Князь Андрей неприятно засмеялся, опять напоминая своего отца.
– А где же он теперь находится, ваш шурин, могу ли я узнать? – сказал он.
– Он уехал в Петер…. впрочем я не знаю, – сказал Пьер.
– Ну да это всё равно, – сказал князь Андрей. – Передай графине Ростовой, что она была и есть совершенно свободна, и что я желаю ей всего лучшего.
Пьер взял в руки связку бумаг. Князь Андрей, как будто вспоминая, не нужно ли ему сказать еще что нибудь или ожидая, не скажет ли чего нибудь Пьер, остановившимся взглядом смотрел на него.
– Послушайте, помните вы наш спор в Петербурге, – сказал Пьер, помните о…
– Помню, – поспешно отвечал князь Андрей, – я говорил, что падшую женщину надо простить, но я не говорил, что я могу простить. Я не могу.
– Разве можно это сравнивать?… – сказал Пьер. Князь Андрей перебил его. Он резко закричал:
– Да, опять просить ее руки, быть великодушным, и тому подобное?… Да, это очень благородно, но я не способен итти sur les brisees de monsieur [итти по стопам этого господина]. – Ежели ты хочешь быть моим другом, не говори со мною никогда про эту… про всё это. Ну, прощай. Так ты передашь…
Пьер вышел и пошел к старому князю и княжне Марье.
Старик казался оживленнее обыкновенного. Княжна Марья была такая же, как и всегда, но из за сочувствия к брату, Пьер видел в ней радость к тому, что свадьба ее брата расстроилась. Глядя на них, Пьер понял, какое презрение и злобу они имели все против Ростовых, понял, что нельзя было при них даже и упоминать имя той, которая могла на кого бы то ни было променять князя Андрея.
За обедом речь зашла о войне, приближение которой уже становилось очевидно. Князь Андрей не умолкая говорил и спорил то с отцом, то с Десалем, швейцарцем воспитателем, и казался оживленнее обыкновенного, тем оживлением, которого нравственную причину так хорошо знал Пьер.


В этот же вечер, Пьер поехал к Ростовым, чтобы исполнить свое поручение. Наташа была в постели, граф был в клубе, и Пьер, передав письма Соне, пошел к Марье Дмитриевне, интересовавшейся узнать о том, как князь Андрей принял известие. Через десять минут Соня вошла к Марье Дмитриевне.

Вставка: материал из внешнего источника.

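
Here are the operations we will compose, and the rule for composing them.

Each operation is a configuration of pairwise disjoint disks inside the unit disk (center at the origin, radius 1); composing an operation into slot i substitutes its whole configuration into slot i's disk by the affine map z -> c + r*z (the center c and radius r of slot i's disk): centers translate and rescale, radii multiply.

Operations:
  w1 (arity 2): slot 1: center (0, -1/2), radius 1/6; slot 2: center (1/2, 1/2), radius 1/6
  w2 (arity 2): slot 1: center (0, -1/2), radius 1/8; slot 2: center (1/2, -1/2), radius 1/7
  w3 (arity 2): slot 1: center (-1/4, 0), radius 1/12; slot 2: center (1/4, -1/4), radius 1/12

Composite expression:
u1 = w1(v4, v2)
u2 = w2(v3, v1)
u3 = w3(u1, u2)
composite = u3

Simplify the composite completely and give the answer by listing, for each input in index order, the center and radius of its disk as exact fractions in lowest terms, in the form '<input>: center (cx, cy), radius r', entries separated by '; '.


v1: center (7/24, -7/24), radius 1/84; v2: center (-5/24, 1/24), radius 1/72; v3: center (1/4, -7/24), radius 1/96; v4: center (-1/4, -1/24), radius 1/72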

– Наташа непременно хочет видеть графа Петра Кирилловича, – сказала она.
– Да как же, к ней что ль его свести? Там у вас не прибрано, – сказала Марья Дмитриевна.
– Нет, она оделась и вышла в гостиную, – сказала Соня.
Марья Дмитриевна только пожала плечами.
– Когда это графиня приедет, измучила меня совсем. Ты смотри ж, не говори ей всего, – обратилась она к Пьеру. – И бранить то ее духу не хватает, так жалка, так жалка!
Наташа, исхудавшая, с бледным и строгим лицом (совсем не пристыженная, какою ее ожидал Пьер) стояла по середине гостиной. Когда Пьер показался в двери, она заторопилась, очевидно в нерешительности, подойти ли к нему или подождать его.